Ulica Kordeckiego doskonale obrazuje rozwój naszego miasta na przełomie XIX i XX. Ponieważ dużej liczbie kamienic przywrócono pierwotny wygląd, można sobie wyobrazić, jak ta ulica wtedy wyglądała.

W drugiej połowie XIX zaczął się dynamiczny rozwój  Bydgoszczy. Nastąpił prawdziwy boom inwestycyjny. Jak grzyby po deszczu wyrastały kamienice, zakłady rzemieślnicze i produkcyjne, a także obiekty użyteczności publicznej. Najpierw skromne, potem budowane z coraz większym rozmachem.

W architektonicznym skrócie obrazują ten proces budynki przy ulicy Kordeckiego.

Pod numerem 26 dom elegancki, ale jednopiętrowy. Został zbudowany (jak zapisano w miejskiej ewidencji zabytków) po roku 1860. Obok, z numerem 24, kamienica trzykondygnacyjna, z czwartej ćwierci XIX stulecia. Sąsiaduje z nią  sala gimnastyczna z czerwonej cegły, która powstała w latach 1900-02 razem z okazałym  budynkiem szkolnym przy Kordeckiego 20, w którym później uczyli się przyszli inżynierowie.

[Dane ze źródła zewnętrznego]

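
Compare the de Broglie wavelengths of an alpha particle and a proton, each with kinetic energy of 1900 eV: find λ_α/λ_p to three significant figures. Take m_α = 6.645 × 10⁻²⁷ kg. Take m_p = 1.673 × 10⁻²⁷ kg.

At fixed KE, p = √(2mKE) so λ = h/p ∝ 1/√m.
λ_α/λ_p = √(m_p/m_α) = √(1.673 × 10⁻²⁷/6.645 × 10⁻²⁷) = √(0.2518) = 0.502.

λ_α/λ_p = 0.502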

(Ten fragment ulicy - czerwień cegieł i jasny tynk elewacji – przypomina  teraz kolorystyką naszą flagę narodową.)

Niedawno zakończył się remont kamienicy przy Kordeckiego 24, której  większościowym udziałowcem jest miasto (61%). Kosztował blisko 250 tys. zł. - Roboty wykonała firma Ekobud” z Grudziądza. Objęły remont elewacji frontowej wraz z dociepleniem pozostałych ścian - poinformowała nas Magdalena Marszałek, rzecznik spółki ADM, która zarządza tą nieruchomością.